Taiwan’s new independence-leaning president Tsai Ing-wen treaded carefully around the thorny issue of relations with China in her inaugural address yesterday, emphasizing the importance of two decades of growing exchanges without mentioning the one-China principle fundamental to Beijing.
Ms Tsai said in her speech that she respected the “joint acknowledgements and understandings” reached between the sides at a landmark 1992 meeting seen by China as underpinning all subsequent contacts and agreements.
However, she made no explicit mention of the concept that Taiwan is a part of China. Beijing claims the self-governing island as its own territory and says failing to endorse the one-China principle would destabilise relations.
In Beijing, the Cabinet’s Taiwan Affairs Office issued a statement noting Ms Tsai’s reference to the 1992 meeting, but saying she had taken an “ambiguous stance” over the nature of the relationship between the sides.
Her failure to explicitly endorse what China calls the “’92 consensus” embodying the principle of one-China, or to offer a “specific proposal to ensure the peaceful and stable development of relations between the sides” had left the question unanswered, the office said.

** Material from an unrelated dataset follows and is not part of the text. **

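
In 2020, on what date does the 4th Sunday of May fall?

May 2020 begins on a Friday, so the first Sunday is May 3 (2 days later).
The 4th Sunday is 3 weeks later: 3 + 21 = 24.

24 May 2020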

The statement, issued about five hours after Ms Tsai’s speech, also reaffirmed China’s rigid opposition to Taiwan’s formal independence, stating that: “Today, our determination to protect national sovereignty and territorial integrity is unshaken, our capability is strengthened and we will resolutely contain any `Taiwan independence’ separatist acts or plots in whatever form they take.”
In her address, Ms Tsai called for Taipei and Beijing to “set aside the baggage of history, and engage in positive dialogue, for the benefit of the people on both sides.”
She said her administration would “work to maintain peace and stability” in relations between the sides. However, she added that Taiwan’s democratic system and the will of its 23 million people must be respected in the course of cross-strait dialogue.